Like many young men of his time, Francis Lee Jaques helped fill the family larder by hunting throughtout the prairies and woodlands. What was unusual about this boy was the fact that he observed the beauty of nature methodically by "taking trees apart" in his mind and recording the results.
Francis Lee Jaques hunted and trapped with his father and connected with editors and writers from major hunting
magazines. While still a teenager, Lee paid ten dollars to buy a taxidermy shop in Aitkin. He endured a few
winters scarcely earning enough money to survive and bartering paintings to pay for services.
He alternated railroad work in northern Minnesota and taxidermy in Aitkin to make ends meet.
In 1918 Jaques was drafted into the army. During his six month stay in St. Emilione, France he recorded his
surroundings in several small pencil drawings and watercolor paintings. He came home with a rank of Private First
Class and returned to Duluth. There he met Clarence C. Rosenkranz, an artist of the impressionist style,
who helped him mix color and express his feelings through art.
In 1924, he was hired by the American Museum of Natural History in New York City.
His talent was recognized and he was invited to join the museum's team as a background painter.
The team traveled around the world gathering exhibit specimens. Jaques recorded his experiences throughout.

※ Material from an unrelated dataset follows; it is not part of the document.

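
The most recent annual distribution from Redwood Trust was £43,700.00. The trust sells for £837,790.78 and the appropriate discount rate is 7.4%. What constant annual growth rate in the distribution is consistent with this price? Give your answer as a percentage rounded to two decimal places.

2.08%

P = D₀(1+g)/(r−g) ⇒ P(r−g) = D₀(1+g) ⇒ g(P+D₀) = P·r − D₀
g = (P·r − D₀)/(P + D₀) = (£837,790.78×0.074 − £43,700.00) / (£837,790.78 + £43,700.00) = 0.020756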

Jaques was almost 40 years old when he met Florence Page, a friend of his landlord. She was a budding writer just
out of a prestigious school in the East, but was originally from Decatur, Illinois. Jaques and Florence found common
ground in nature and developed a friendship. They were married in 1927.
F.L and Florence Page Jaques spent time camping in the Boundary Waters Canoe Area of Minnesota.
The time provided inspiration for their now-famous books, Snowshoe Country and Canoe Country. Sales from these two books helped fund the Jaques' involvement in the conservation project at
Susie Island in Lake Superior. The conservation area was later named The Francis Lee Jaques Memorial Preserve in his honor.
The Jaques' lived in New York for over 25 years before working at the
Bell Museum of Natural History on the University of Minnesota campus. Jaques worked designed and painted diorama backgrounds until his retirement.
Click on www.bellmuseum.org museum website and then
Diarama by Jaques in the search box to see other works by Francis Lee Jaques.
The Jaques' final years were spent living in Shoreview, Minnesota.
where he painted daily and created a mountainous body of work.
Upon his death Florence completed and arranged for publication of his biography,
Francis Lee Jaques: Artist of the Wilderness World. She donated his remaining art works
to the Bell Museum of Natural History in Minneapolis and to the
St. Louis County Historical Society, Duluth MN.
Frances Lee Jaques passed away July 24, 1969, at the age of 81.
His wife, Florence Page Jaques, died January 1, 1972, at 82 years of age.